Jouons à qui perd gagne, et acceptons les bonnes réformes, notamment fiscales, qui nous mettent à… contribution.
Côté éco. Une chronique d'Étienne de Callataÿ de l'Université de Namur ( etienne.decallatay@orcadia.eu)
Le paradoxe est frappant, entre les attentes de réformes dans la conduite des pouvoirs publics et les mesures adoptées par les gouvernants. La politique environnementale illustre malheureusement ce fossé, avec un "trop peu, trop tard" affligeant tant en termes d’éthique que de rationalité économique. La gouvernance publique, la lutte contre la pauvreté, la promotion de la santé, le logement ou les retraites sont d’autres domaines majeurs où une action déterminée serait souhaitable - et une action déterminée est possible, le radicalisme de la décision du confinement l’a montré - mais où les réalisations ne suivent pas.
Avec le Pacte d’excellence, un espoir de réforme en profondeur de l’enseignement, priorité des priorités pour la Belgique francophone, est permis. Le constat est connu : notre système éducatif doit être rendu moins scandaleux sur le plan de l’équité et moins médiocre en matière d’efficacité. Et ce n’est pas une question de budget : nous ne dépensons pas moins pour l’enseignement obligatoire que les pays qui atteignent de bien meilleurs résultats. L’ambition a été affichée, une méthodologie mise au point et le cap maintenu malgré les changements de ministre et de majorité. Croisons les doigts !
En revanche, du côté du marché du travail, on ne perçoit pas vraiment de signaux de réforme. Un dispositif malfaisant, la loi sur la sauvegarde de la compétitivité, a été conçu en 1996 pour préserver l’indexation automatique des salaires, alors que nos principaux partenaires commerciaux avaient renoncé à cette dernière, comme si une erreur pouvait en rattraper une autre. Il conviendrait de réformer ce jeu "perdant-perdant", comme le qualifie Didier Paquot (ex-UWE, Institut Destrée) dans la dernière livraison de ses excellentes chroniques hebdomadaires. Malheureusement, souhaitable est loin de toujours rimer avec probable.
Partant d’une feuille blanche, aucun consensus ne se dégagerait jamais pour concevoir la fiscalité fédérale comme elle existe aujourd’hui. Il y a donc un fameux espace pour rendre nos Codes des impôts plus durables, plus justes et plus efficaces. La déclaration gouvernementale fédérale est prometteuse en annonçant une diminution de l’impôt sur les revenus moyens compensée par un traitement fiscal moins avantageux de certains revenus et de certaines dépenses.

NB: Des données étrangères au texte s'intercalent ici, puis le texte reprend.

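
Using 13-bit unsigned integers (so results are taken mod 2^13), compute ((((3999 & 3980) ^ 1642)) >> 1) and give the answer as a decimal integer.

1267

3999 = 0111110011111
3980 = 0111110001100
→ & → 0111110001100 = 3980
1642 = 0011001101010
→ ^ → 0100111100110 = 2534
→ >> 1 → 0010011110011 = 1267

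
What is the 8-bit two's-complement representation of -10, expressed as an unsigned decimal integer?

246

10 in 8 bits: 00001010
Invert: 11110101
Add 1:  11110110 = 246
(Check: 2^8 - 10 = 256 - 10 = 246.)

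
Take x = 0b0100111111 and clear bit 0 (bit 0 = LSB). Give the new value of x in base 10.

318

x = 0100111111
bit 0 is currently 1; clear it via x & ~(1 << 0) = x & ~1
→ 0100111110 = 318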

Cette neutralité budgétaire est une exigence intellectuelle qui honore ce gouvernement et tranche avec la démagogie des baisses d’impôt non financées du précédent.
Abaisser le taux, élargir la base et harmoniser l'impôt est un impératif aussi bien social qu'économique pour notre pays. Ce n'est pas un taux de taxation maximum de 50 % qui est choquant, mais que 1 € supplémentaire du revenu de travail soit taxé à 40 % dès que le revenu imposable dépasse 13 440 € par an, un montant pourtant inférieur au seuil de pauvreté, et cela sans parler des cotisations sociales et des additionnels communaux. Quel contraste avec la manière beaucoup plus légère de taxer les autres revenus, qu'il s'agisse de loyers, de plus-values, de droits d'auteurs ou de ceux tirés des sociétés unipersonnelles. Il est donc logique que ces domaines constituent des pistes pour assurer la nécessaire compensation budgétaire (voir La Libre, 27 novembre 2021), des pistes qui, au regard de la fiscalité des pays auxquels nous apprécierions d'être comparés, Allemagne en tête, n'ont rien de choquant. Et, contrairement à une idée communément véhiculée, la littérature académique ne montre pas que cela nuirait à l'entrepreneuriat ou à l'investissement (voir étude du FMI en 2019 ou Gechert&Heimberger en 2021).
Que celles et ceux qui bénéficient aujourd’hui des voies peu taxées fassent savoir qu’ils souhaitent un impôt plus égal. C’est mon cas.